Another approach is to look at assets that have an operational element, i.e. hotels.

Random thoughts: 1- I really think that there is a sweet spot for mezzanine type investments in well located RE assets that need a little bit of operating expertise to realise their full potential (i.e. “value added”). The problem is that originating this kind of investment is difficult unless you are providing senior debt or equity in conjunction.

2- Distressed investing? When is the right time to start fund raising/putting together a team?

 

sure. i studied a bit of finance & econ amongst other things at university and wanted an international career where i could flex my analytical muscles while also making things happen (i.e. decisions that matter). up until then i had had an internship at a technology firm.

i did a little research and ib with a firm that worked across borders seemed like an ideal career for me (a little specific, i know). the problem was that when i graduated a little over 3.5 years ago, investment banks weren't hiring in large numbers. i did manage to get some decent risk management, investment sales, finance job offers, but they didn't really fit in with what i was looking for. interviewed for a couple of corporate finance jobs, but didn’t get offers.

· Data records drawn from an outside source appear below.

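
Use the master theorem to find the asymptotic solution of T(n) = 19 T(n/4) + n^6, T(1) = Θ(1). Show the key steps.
T(n) = Θ(n^6)

log_4 19 ≈ 2.124. f(n) = n^6 dominates n^(log_4 19) since 6 > 2.124, and the regularity condition a·f(n/b) = 19·(n/4)^6 = (19/4096)·n^6 ≤ c·f(n) holds with c = 19/4096 ≈ 0.00464 < 1. So this is Case 3: T(n) = Θ(f(n)) = Θ(n^6).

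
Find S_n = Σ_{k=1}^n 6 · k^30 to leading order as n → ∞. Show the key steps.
S_n ~ 6 · n^31 / 31

By integral comparison (Euler-Maclaurin), Σ_{k=1}^n 6 · k^30 = 6 · ∫_0^n x^30 dx + O(n^30) = 6 · n^31/31 + O(n^30). (Equivalently, Faulhaber's formula gives the same leading term.)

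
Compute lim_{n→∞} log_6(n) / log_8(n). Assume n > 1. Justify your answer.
lim = ln(8) / ln(6) = log_6(8)

Change of base: log_6(n) = ln n / ln 6 and log_8(n) = ln n / ln 8. The ratio is (ln n / ln 6) · (ln 8 / ln n) = ln 8 / ln 6, a constant independent of n. So the limit is ln 8 / ln 6 = log_6(8).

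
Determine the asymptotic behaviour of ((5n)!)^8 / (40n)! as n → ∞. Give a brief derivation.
((5n)!)^8/(40n)! ~ ((2π·5n)^(7/2) / sqrt(8)) · 8^(−8·5n)  →  0

Write N = 5n. Stirling: N! ~ sqrt(2π N)(N/e)^N and (8N)! ~ sqrt(2π·8N)·(8N/e)^(8N).
  (N!)^8/(8N)! ~ (2π N)^(8/2) (N/e)^(8N) / [sqrt(2π·8N) (8N/e)^(8N)]
     = (2π N)^(8/2) / sqrt(2π·8N) · (N/(8N))^(8N)
     = (2π N)^((8−1)/2) / sqrt(8) · 8^(−8N).
Since 8^8 > 1, the factor 8^(−8N) decays exponentially, so the ratio → 0. Substituting N = 5n gives the stated form.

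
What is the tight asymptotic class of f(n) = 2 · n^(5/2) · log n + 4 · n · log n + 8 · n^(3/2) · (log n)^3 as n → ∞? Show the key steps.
f(n) ∈ Θ(n^(5/2) · log n)

Compare the terms by growth order. For large n, n^a · (log n)^b dominates n^a' · (log n)^b' iff a > a', or (a = a' and b > b'). Ranking the 3 terms shows the dominant one is 2 · n^(5/2) · log n. Hence f(n) ∈ Θ(n^(5/2) · log n).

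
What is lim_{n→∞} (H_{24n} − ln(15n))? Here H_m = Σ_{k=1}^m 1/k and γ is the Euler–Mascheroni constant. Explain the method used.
lim = ln(8/5) + γ

By Euler-Maclaurin, H_m = ln m + γ + O(1/m). So
  H_{24n} − ln(15n) = ln(24n) + γ − ln(15n) + O(1/n)
                       = ln(24/15) + γ + O(1/n).
Hence the limit is ln(24/15) + γ (= ln(8/5)).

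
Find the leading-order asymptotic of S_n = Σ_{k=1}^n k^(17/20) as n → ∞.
S_n ~ (20/37) · n^(37/20)

Integral comparison: Σ_{k=1}^n k^(17/20) = ∫_0^n x^(17/20) dx + O(n^(17/20)). The integral is n^(1 + 17/20) / (1 + 17/20) = n^((17+20)/20) / ((17+20)/20) = (20/37) · n^(37/20).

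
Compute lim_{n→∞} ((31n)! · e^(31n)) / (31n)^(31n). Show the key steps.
lim = ∞

Stirling: (31n)! ~ sqrt(2π·31n) · (31n/e)^(31n). Hence
  (31n)! · e^(31n) / (31n)^(31n) ~ sqrt(2π·31n) = sqrt(2π·31) · sqrt(n) → ∞.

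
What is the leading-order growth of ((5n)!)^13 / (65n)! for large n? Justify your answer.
((5n)!)^13/(65n)! ~ ((2π·5n)^(12/2) / sqrt(13)) · 13^(−13·5n)  →  0

Write N = 5n. Stirling: N! ~ sqrt(2π N)(N/e)^N and (13N)! ~ sqrt(2π·13N)·(13N/e)^(13N).
  (N!)^13/(13N)! ~ (2π N)^(13/2) (N/e)^(13N) / [sqrt(2π·13N) (13N/e)^(13N)]
     = (2π N)^(13/2) / sqrt(2π·13N) · (N/(13N))^(13N)
     = (2π N)^((13−1)/2) / sqrt(13) · 13^(−13N).
Since 13^13 > 1, the factor 13^(−13N) decays exponentially, so the ratio → 0. Substituting N = 5n gives the stated form.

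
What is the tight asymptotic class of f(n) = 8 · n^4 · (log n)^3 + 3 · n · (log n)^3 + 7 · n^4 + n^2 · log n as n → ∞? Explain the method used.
f(n) ∈ Θ(n^4 · (log n)^3)

Compare the terms by growth order. For large n, n^a · (log n)^b dominates n^a' · (log n)^b' iff a > a', or (a = a' and b > b'). Ranking the 4 terms shows the dominant one is 8 · n^4 · (log n)^3. Hence f(n) ∈ Θ(n^4 · (log n)^3).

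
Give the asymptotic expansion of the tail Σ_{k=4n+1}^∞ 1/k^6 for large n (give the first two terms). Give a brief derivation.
Σ_{k>4n} 1/k^6 = 1/(5 · (4n)^5) − 1/(2 · (4n)^6) + O(1/(4n)^7)

Compare to the integral: ∫_{4n}^∞ x^(−6) dx = [−x^(−5)/5]_{4n}^∞ = 1/((6−1)·(4n)^5). The Euler-Maclaurin correction adds −f(4n)/2 = −1/(2·(4n)^6). Euler-Maclaurin then gives
  Σ_{k>4n} 1/k^6 = ∫_{4n}^∞ dx/x^6 − 1/(2·(4n)^6) + O(1/(4n)^7).
(Equivalently this is ζ(6) − Σ_{k≤4n} 1/k^6.)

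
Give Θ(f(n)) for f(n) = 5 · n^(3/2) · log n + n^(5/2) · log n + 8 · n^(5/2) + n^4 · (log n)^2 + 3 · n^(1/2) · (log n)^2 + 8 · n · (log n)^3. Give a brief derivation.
f(n) ∈ Θ(n^4 · (log n)^2)

Compare the terms by growth order. For large n, n^a · (log n)^b dominates n^a' · (log n)^b' iff a > a', or (a = a' and b > b'). Ranking the 6 terms shows the dominant one is n^4 · (log n)^2. Hence f(n) ∈ Θ(n^4 · (log n)^2).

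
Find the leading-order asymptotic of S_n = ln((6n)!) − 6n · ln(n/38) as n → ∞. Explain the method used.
S_n ~ 6n · (ln 228 − 1) + O(ln n)

Stirling: ln((6n)!) = 6n ln(6n) − 6n + O(ln n).
  S_n = 6n ln(6n) − 6n − 6n ln(n/38) + O(ln n)
      = 6n ln(6n) − 6n ln n + 6n ln 38 − 6n + O(ln n)
      = 6n ln 6 + 6n ln 38 − 6n + O(ln n)
      = 6n (ln 228 − 1) + O(ln n).
Numerically ln(228) − 1 ≈ 4.4293.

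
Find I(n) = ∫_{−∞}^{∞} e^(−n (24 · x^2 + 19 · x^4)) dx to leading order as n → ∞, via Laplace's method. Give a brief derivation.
I(n) ~ sqrt(π/(24n))

φ(x) = 24 · x^2 + 19 · x^4 has its unique global minimum at x* = 0 (since φ'(x) = 48x + 76x^3 = 0 only at x = 0 for real x with both coefficients positive, and φ → ∞ as |x| → ∞). At x* = 0, φ(0) = 0 and φ''(0) = 48. Laplace's method then gives
  I(n) ~ sqrt(2π / (n · φ''(0))) · e^(−n φ(0)) = sqrt(2π / (48n)) = sqrt(π/(24n)).
The 19 · x^4 term contributes only at subleading order (an O(1/n) relative correction).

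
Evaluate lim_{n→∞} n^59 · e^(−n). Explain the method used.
lim = 0

Exponentials with base > 1 dominate every fixed polynomial: for any fixed c, n^c / e^n → 0 as n → ∞ (e.g. by the ratio test, or since e^n grows faster than any power of n). Hence n^59 · e^(−n) = n^59 / e^n → 0.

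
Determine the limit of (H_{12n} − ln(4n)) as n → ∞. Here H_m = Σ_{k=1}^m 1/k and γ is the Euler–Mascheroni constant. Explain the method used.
lim = ln 3 + γ

By Euler-Maclaurin, H_m = ln m + γ + O(1/m). So
  H_{12n} − ln(4n) = ln(12n) + γ − ln(4n) + O(1/n)
                       = ln(12/4) + γ + O(1/n).
Hence the limit is ln(12/4) + γ (= ln 3).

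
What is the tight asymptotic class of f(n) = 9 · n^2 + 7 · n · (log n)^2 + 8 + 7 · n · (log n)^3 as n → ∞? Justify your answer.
f(n) ∈ Θ(n^2)

Compare the terms by growth order. For large n, n^a · (log n)^b dominates n^a' · (log n)^b' iff a > a', or (a = a' and b > b'). Ranking the 4 terms shows the dominant one is 9 · n^2. Hence f(n) ∈ Θ(n^2).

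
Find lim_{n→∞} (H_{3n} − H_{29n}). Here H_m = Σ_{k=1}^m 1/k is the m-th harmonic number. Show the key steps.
lim = ln(3/29)

Euler-Maclaurin gives H_m = ln m + γ + 1/(2m) + O(1/m^2). The γ and O(1/m) terms cancel in the difference:
  H_{3n} − H_{29n} = ln(3n) − ln(29n) + O(1/n) = ln(3/29) + O(1/n).
Hence the limit is ln(3/29).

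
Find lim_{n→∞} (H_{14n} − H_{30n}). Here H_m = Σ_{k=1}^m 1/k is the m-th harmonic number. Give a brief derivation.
lim = ln(14/30) = ln(7/15)

Euler-Maclaurin gives H_m = ln m + γ + 1/(2m) + O(1/m^2). The γ and O(1/m) terms cancel in the difference:
  H_{14n} − H_{30n} = ln(14n) − ln(30n) + O(1/n) = ln(14/30) + O(1/n).
Hence the limit is ln(14/30) = ln(7/15).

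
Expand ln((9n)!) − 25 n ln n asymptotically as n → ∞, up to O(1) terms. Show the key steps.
ln((9n)!) − 25 n ln n = −16 n ln n + 9(ln 9 − 1) n + (1/2) ln(2π·9n) + O(1/n)

Stirling: ln((9n)!) = 9n ln(9n) − 9n + (1/2) ln(2π·9n) + O(1/n).
Expand 9n ln(9n) = 9n (ln n + ln 9) = 9n ln n + 9n ln 9.
Subtract 25n ln n: leading term is (9 − 25) n ln n = −16 n ln n. The next term is 9n ln 9 − 9n = 9(ln 9 − 1) n. Then the (1/2) ln(2π·9n) correction.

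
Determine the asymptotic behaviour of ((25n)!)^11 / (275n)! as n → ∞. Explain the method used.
((25n)!)^11/(275n)! ~ ((2π·25n)^(10/2) / sqrt(11)) · 11^(−11·25n)  →  0

Write N = 25n. Stirling: N! ~ sqrt(2π N)(N/e)^N and (11N)! ~ sqrt(2π·11N)·(11N/e)^(11N).
  (N!)^11/(11N)! ~ (2π N)^(11/2) (N/e)^(11N) / [sqrt(2π·11N) (11N/e)^(11N)]
     = (2π N)^(11/2) / sqrt(2π·11N) · (N/(11N))^(11N)
     = (2π N)^((11−1)/2) / sqrt(11) · 11^(−11N).
Since 11^11 > 1, the factor 11^(−11N) decays exponentially, so the ratio → 0. Substituting N = 25n gives the stated form.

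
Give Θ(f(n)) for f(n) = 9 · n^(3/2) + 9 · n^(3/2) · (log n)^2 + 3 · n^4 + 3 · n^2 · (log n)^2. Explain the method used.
f(n) ∈ Θ(n^4)

Compare the terms by growth order. For large n, n^a · (log n)^b dominates n^a' · (log n)^b' iff a > a', or (a = a' and b > b'). Ranking the 4 terms shows the dominant one is 3 · n^4. Hence f(n) ∈ Θ(n^4).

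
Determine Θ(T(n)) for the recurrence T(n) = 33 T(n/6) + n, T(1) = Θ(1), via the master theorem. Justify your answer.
T(n) = Θ(n^(log_6 33))

Master theorem: compare f(n) = n to n^(log_6 33) where log_6 33 ≈ 1.951. Since 1 < log_6 33, we have f(n) = O(n^(log_6 33 − ε)) for some ε > 0 — Case 1. Hence T(n) = Θ(n^(log_6 33)).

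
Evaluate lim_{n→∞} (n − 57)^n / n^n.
lim = e^(−57)

Rewrite as (1 − 57/n)^(n). By the standard limit (1 + x/n)^n → e^x, we have (1 − 57/n)^n → e^(−57), and raising to the 1st power gives e^(−57).
More precisely, ln[(1 − 57/n)^(n)] = n · ln(1 − 57/n) = n · (-57/n + O(1/n^2)) = -57 + O(1/n) → -57.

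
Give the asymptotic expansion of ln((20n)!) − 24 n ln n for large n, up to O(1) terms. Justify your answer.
ln((20n)!) − 24 n ln n = −4 n ln n + 20(ln 20 − 1) n + (1/2) ln(2π·20n) + O(1/n)

Stirling: ln((20n)!) = 20n ln(20n) − 20n + (1/2) ln(2π·20n) + O(1/n).
Expand 20n ln(20n) = 20n (ln n + ln 20) = 20n ln n + 20n ln 20.
Subtract 24n ln n: leading term is (20 − 24) n ln n = −4 n ln n. The next term is 20n ln 20 − 20n = 20(ln 20 − 1) n. Then the (1/2) ln(2π·20n) correction.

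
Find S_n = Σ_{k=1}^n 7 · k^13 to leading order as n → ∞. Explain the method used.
S_n ~ n^14 / 2

By integral comparison (Euler-Maclaurin), Σ_{k=1}^n 7 · k^13 = 7 · ∫_0^n x^13 dx + O(n^13) = 7 · n^14/14 = n^14 / 2 + O(n^13). (Equivalently, Faulhaber's formula gives the same leading term.)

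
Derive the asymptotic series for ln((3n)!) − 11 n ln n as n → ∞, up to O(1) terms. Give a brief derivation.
ln((3n)!) − 11 n ln n = −8 n ln n + 3(ln 3 − 1) n + (1/2) ln(2π·3n) + O(1/n)

Stirling: ln((3n)!) = 3n ln(3n) − 3n + (1/2) ln(2π·3n) + O(1/n).
Expand 3n ln(3n) = 3n (ln n + ln 3) = 3n ln n + 3n ln 3.
Subtract 11n ln n: leading term is (3 − 11) n ln n = −8 n ln n. The next term is 3n ln 3 − 3n = 3(ln 3 − 1) n. Then the (1/2) ln(2π·3n) correction.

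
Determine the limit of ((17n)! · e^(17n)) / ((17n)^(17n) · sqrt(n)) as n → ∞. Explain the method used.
lim = sqrt(2π·17)

Stirling: (17n)! ~ sqrt(2π·17n) · (17n/e)^(17n). Hence
  (17n)! · e^(17n) / (17n)^(17n) ~ sqrt(2π·17n).
Dividing by sqrt(n): sqrt(2π·17n) / sqrt(n) = sqrt(2π·17) · n^((1−1)/2), so the limit is sqrt(2π·17).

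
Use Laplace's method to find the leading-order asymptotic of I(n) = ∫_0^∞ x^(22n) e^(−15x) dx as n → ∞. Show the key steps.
I(n) ~ (sqrt(2π·22n) / 15) · (22n/(15e))^(22n)

Write the integrand as exp(22n ln x − 15x) and set f(x) = 22n ln x − 15x. Then f'(x) = 22n/x − 15 = 0 at x* = 22n/15, and f''(x*) = −22n/x*^2 = −15^2/(22n). Laplace's method (interior maximum) gives
  I(n) ~ e^(f(x*)) · sqrt(2π / |f''(x*)|)
        = exp(22n ln(22n/15) − 22n) · sqrt(2π · 22n / 15^2)
        = (22n/15)^(22n) e^(−22n) · sqrt(2π·22n) / 15
        = (sqrt(2π·22n) / 15) · (22n/(15e))^(22n).
This matches Γ(22n+1)/15^(22n+1) with Stirling applied to Γ.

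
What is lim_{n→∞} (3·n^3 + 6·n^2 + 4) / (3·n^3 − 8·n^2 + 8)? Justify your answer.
lim = 3/3 = 1

For large n the leading n^3 terms dominate both numerator and denominator. Dividing top and bottom by n^3, every other term tends to 0, leaving 3/3 = 1.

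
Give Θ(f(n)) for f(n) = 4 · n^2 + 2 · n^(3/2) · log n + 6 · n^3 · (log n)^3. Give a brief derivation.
f(n) ∈ Θ(n^3 · (log n)^3)

Compare the terms by growth order. For large n, n^a · (log n)^b dominates n^a' · (log n)^b' iff a > a', or (a = a' and b > b'). Ranking the 3 terms shows the dominant one is 6 · n^3 · (log n)^3. Hence f(n) ∈ Θ(n^3 · (log n)^3).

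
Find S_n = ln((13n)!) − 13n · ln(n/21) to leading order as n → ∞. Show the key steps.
S_n ~ 13n · (ln 273 − 1) + O(ln n)

Stirling: ln((13n)!) = 13n ln(13n) − 13n + O(ln n).
  S_n = 13n ln(13n) − 13n − 13n ln(n/21) + O(ln n)
      = 13n ln(13n) − 13n ln n + 13n ln 21 − 13n + O(ln n)
      = 13n ln 13 + 13n ln 21 − 13n + O(ln n)
      = 13n (ln 273 − 1) + O(ln n).
Numerically ln(273) − 1 ≈ 4.6095.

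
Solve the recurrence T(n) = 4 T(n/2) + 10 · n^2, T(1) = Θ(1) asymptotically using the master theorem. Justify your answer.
T(n) = Θ(n^2 log n)

log_2 4 = 2, and f(n) = 10 · n^2 = Θ(n^(log_2 4)). This is Case 2 of the master theorem: T(n) = Θ(f(n) · log n) = Θ(n^2 log n).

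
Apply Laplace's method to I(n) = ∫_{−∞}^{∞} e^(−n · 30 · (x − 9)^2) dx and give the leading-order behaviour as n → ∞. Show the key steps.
I(n) = sqrt(π/(30n))

Here φ(x) = 30 · (x − 9)^2 has its unique minimum at x* = 9 with φ(x*) = 0 and φ''(x*) = 60. Laplace's method gives
  I(n) ~ e^(−n φ(x*)) · sqrt(2π / (n · φ''(x*))) = sqrt(2π / (60n)) = sqrt(π/(30n)).
This is exact: substituting u = (x − 9)·sqrt(30n) gives I(n) = (1/sqrt(30n)) ∫_{−∞}^{∞} e^(−u^2) du = sqrt(π/(30n)).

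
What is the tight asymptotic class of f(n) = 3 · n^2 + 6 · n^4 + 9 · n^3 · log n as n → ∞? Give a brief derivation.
f(n) ∈ Θ(n^4)

Compare the terms by growth order. For large n, n^a · (log n)^b dominates n^a' · (log n)^b' iff a > a', or (a = a' and b > b'). Ranking the 3 terms shows the dominant one is 6 · n^4. Hence f(n) ∈ Θ(n^4).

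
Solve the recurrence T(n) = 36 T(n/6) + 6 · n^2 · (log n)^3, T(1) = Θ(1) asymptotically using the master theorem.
T(n) = Θ(n^2 · (log n)^4)

Here log_6 36 = 2 and f(n) = 6 · n^2 · (log n)^3 = Θ(n^(log_6 36) · (log n)^3). This is the extended Case 2 of the master theorem (f matches the critical exponent up to log factors), giving T(n) = Θ(n^(log_6 36) · (log n)^(3+1)) = Θ(n^2 · (log n)^4).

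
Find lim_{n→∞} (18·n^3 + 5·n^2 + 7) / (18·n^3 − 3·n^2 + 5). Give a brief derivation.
lim = 18/18 = 1

For large n the leading n^3 terms dominate both numerator and denominator. Dividing top and bottom by n^3, every other term tends to 0, leaving 18/18 = 1.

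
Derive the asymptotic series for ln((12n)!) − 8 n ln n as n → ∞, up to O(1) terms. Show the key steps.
ln((12n)!) − 8 n ln n = 4 n ln n + 12(ln 12 − 1) n + (1/2) ln(2π·12n) + O(1/n)

Stirling: ln((12n)!) = 12n ln(12n) − 12n + (1/2) ln(2π·12n) + O(1/n).
Expand 12n ln(12n) = 12n (ln n + ln 12) = 12n ln n + 12n ln 12.
Subtract 8n ln n: leading term is (12 − 8) n ln n = 4 n ln n. The next term is 12n ln 12 − 12n = 12(ln 12 − 1) n. Then the (1/2) ln(2π·12n) correction.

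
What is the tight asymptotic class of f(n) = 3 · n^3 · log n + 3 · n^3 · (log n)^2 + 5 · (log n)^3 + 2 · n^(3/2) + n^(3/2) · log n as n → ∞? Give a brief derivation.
f(n) ∈ Θ(n^3 · (log n)^2)

Compare the terms by growth order. For large n, n^a · (log n)^b dominates n^a' · (log n)^b' iff a > a', or (a = a' and b > b'). Ranking the 5 terms shows the dominant one is 3 · n^3 · (log n)^2. Hence f(n) ∈ Θ(n^3 · (log n)^2).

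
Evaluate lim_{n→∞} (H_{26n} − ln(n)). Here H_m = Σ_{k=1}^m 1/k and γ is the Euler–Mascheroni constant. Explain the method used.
lim = ln 26 + γ

By Euler-Maclaurin, H_m = ln m + γ + O(1/m). So
  H_{26n} − ln(n) = ln(26n) + γ − ln(n) + O(1/n)
                       = ln(26/1) + γ + O(1/n).
Hence the limit is ln(26/1) + γ.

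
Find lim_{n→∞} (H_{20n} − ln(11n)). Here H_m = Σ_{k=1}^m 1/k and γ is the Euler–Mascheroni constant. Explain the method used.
lim = ln(20/11) + γ

By Euler-Maclaurin, H_m = ln m + γ + O(1/m). So
  H_{20n} − ln(11n) = ln(20n) + γ − ln(11n) + O(1/n)
                       = ln(20/11) + γ + O(1/n).
Hence the limit is ln(20/11) + γ.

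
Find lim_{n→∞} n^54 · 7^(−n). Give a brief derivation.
lim = 0

Exponentials with base > 1 dominate every fixed polynomial: for any fixed c, n^c / 7^n → 0 as n → ∞ (e.g. by the ratio test, or by writing 7^n = e^(n ln 7) and noting e^(n ln 7) / n^c → ∞). Hence n^54 · 7^(−n) = n^54 / 7^n → 0.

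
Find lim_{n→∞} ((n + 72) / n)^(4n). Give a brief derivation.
lim = e^288

Rewrite as (1 + 72/n)^(4n). By the standard limit (1 + x/n)^n → e^x, we have (1 + 72/n)^n → e^72, and raising to the 4th power gives e^288.
More precisely, ln[(1 + 72/n)^(4n)] = 4n · ln(1 + 72/n) = 4n · (72/n + O(1/n^2)) = 288 + O(1/n) → 288.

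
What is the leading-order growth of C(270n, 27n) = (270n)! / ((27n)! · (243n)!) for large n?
C(270n, 27n) ~ (10000000000/387420489)^(27n) · sqrt(5/(9π·27n))

Write N = 27n. Apply Stirling to each factorial:
  (10N)! ~ sqrt(2π·10N) · (10N/e)^(10N),
  N! ~ sqrt(2π N) · (N/e)^N,
  (9N)! ~ sqrt(2π·9N) · (9N/e)^(9N).
The exponential factors combine to (10N)^(10N) / (N^N · (9N)^(9N)) = 10^(10N)/9^(9N) = (10^10/9^9)^N = (10000000000/387420489)^N.
The square-root prefactors combine to sqrt(2π·10N) / (sqrt(2π N)·sqrt(2π·9N)) = sqrt(10 / (2π·9·N)) = sqrt(5/(9π·27n)).
Substituting N = 27n: C(270n, 27n) ~ (10000000000/387420489)^(27n) · sqrt(5/(9π·27n)).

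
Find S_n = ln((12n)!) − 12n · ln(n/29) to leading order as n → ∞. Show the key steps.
S_n ~ 12n · (ln 348 − 1) + O(ln n)

Stirling: ln((12n)!) = 12n ln(12n) − 12n + O(ln n).
  S_n = 12n ln(12n) − 12n − 12n ln(n/29) + O(ln n)
      = 12n ln(12n) − 12n ln n + 12n ln 29 − 12n + O(ln n)
      = 12n ln 12 + 12n ln 29 − 12n + O(ln n)
      = 12n (ln 348 − 1) + O(ln n).
Numerically ln(348) − 1 ≈ 4.8522.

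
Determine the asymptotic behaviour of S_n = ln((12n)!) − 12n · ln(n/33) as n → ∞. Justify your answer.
S_n ~ 12n · (ln 396 − 1) + O(ln n)

Stirling: ln((12n)!) = 12n ln(12n) − 12n + O(ln n).
  S_n = 12n ln(12n) − 12n − 12n ln(n/33) + O(ln n)
      = 12n ln(12n) − 12n ln n + 12n ln 33 − 12n + O(ln n)
      = 12n ln 12 + 12n ln 33 − 12n + O(ln n)
      = 12n (ln 396 − 1) + O(ln n).
Numerically ln(396) − 1 ≈ 4.9814.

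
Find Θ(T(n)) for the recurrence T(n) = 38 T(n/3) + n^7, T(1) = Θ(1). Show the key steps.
T(n) = Θ(n^7)

log_3 38 ≈ 3.311. f(n) = n^7 dominates n^(log_3 38) since 7 > 3.311, and the regularity condition a·f(n/b) = 38·(n/3)^7 = (38/2187)·n^7 ≤ c·f(n) holds with c = 38/2187 ≈ 0.0174 < 1. So this is Case 3: T(n) = Θ(f(n)) = Θ(n^7).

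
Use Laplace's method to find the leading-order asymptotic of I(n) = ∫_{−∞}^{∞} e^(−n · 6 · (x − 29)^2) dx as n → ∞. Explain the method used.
I(n) = sqrt(π/(6n))

Here φ(x) = 6 · (x − 29)^2 has its unique minimum at x* = 29 with φ(x*) = 0 and φ''(x*) = 12. Laplace's method gives
  I(n) ~ e^(−n φ(x*)) · sqrt(2π / (n · φ''(x*))) = sqrt(2π / (12n)) = sqrt(π/(6n)).
This is exact: substituting u = (x − 29)·sqrt(6n) gives I(n) = (1/sqrt(6n)) ∫_{−∞}^{∞} e^(−u^2) du = sqrt(π/(6n)).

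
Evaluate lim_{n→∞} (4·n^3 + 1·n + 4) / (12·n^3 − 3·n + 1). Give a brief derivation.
lim = 4/12 = 1/3

For large n the leading n^3 terms dominate both numerator and denominator. Dividing top and bottom by n^3, every other term tends to 0, leaving 4/12 = 1/3.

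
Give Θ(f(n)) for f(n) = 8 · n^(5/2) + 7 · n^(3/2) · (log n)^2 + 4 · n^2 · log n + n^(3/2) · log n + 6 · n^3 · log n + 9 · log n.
f(n) ∈ Θ(n^3 · log n)

Compare the terms by growth order. For large n, n^a · (log n)^b dominates n^a' · (log n)^b' iff a > a', or (a = a' and b > b'). Ranking the 6 terms shows the dominant one is 6 · n^3 · log n. Hence f(n) ∈ Θ(n^3 · log n).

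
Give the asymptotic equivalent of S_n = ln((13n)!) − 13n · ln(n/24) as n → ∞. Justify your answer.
S_n ~ 13n · (ln 312 − 1) + O(ln n)

Stirling: ln((13n)!) = 13n ln(13n) − 13n + O(ln n).
  S_n = 13n ln(13n) − 13n − 13n ln(n/24) + O(ln n)
      = 13n ln(13n) − 13n ln n + 13n ln 24 − 13n + O(ln n)
      = 13n ln 13 + 13n ln 24 − 13n + O(ln n)
      = 13n (ln 312 − 1) + O(ln n).
Numerically ln(312) − 1 ≈ 4.7430.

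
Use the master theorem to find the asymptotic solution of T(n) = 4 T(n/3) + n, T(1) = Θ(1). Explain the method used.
T(n) = Θ(n^(log_3 4))

Master theorem: compare f(n) = n to n^(log_3 4) where log_3 4 ≈ 1.262. Since 1 < log_3 4, we have f(n) = O(n^(log_3 4 − ε)) for some ε > 0 — Case 1. Hence T(n) = Θ(n^(log_3 4)).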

a headhunter that i interviewed with told me about an analyst/associate type role with a firm that invested internationally. she said that they focused on real estate, so i thought i'd give it a try.

the acquisitions associate who was there before i joined left to join an RE company and they wanted someone who had experience and good modeling skills. My competitors for the job were a couple of mbas. At that time RE wasn’t hot and it wasn’t a “sexy” job (is it now?)

i interviewed there on two separate days, the first was a mix of fit/technical skills (what is a cap rate, what does it depend on, how do you value RE, have you done any related finance coursework, etc...) with hr and an avp. the second was with a vp and the director. it was more geared towards fit. the director asked about my modeling skills and some irr questions. then the director gave me a sheet of paper with some info on it and showed me to a pc. they wanted a simple financial statement and a DCF with IRRs within half an hour/45mins. they also wanted it to look nice. i did it.

i got the offer and the rest is history. i’ve been promoted once and am looking at another one at the end of the month. so you can say that i sort of fell into it.

i’m thinking about the next step, either i continue, pursue ib, join another firm or go to b-school. we’ll see.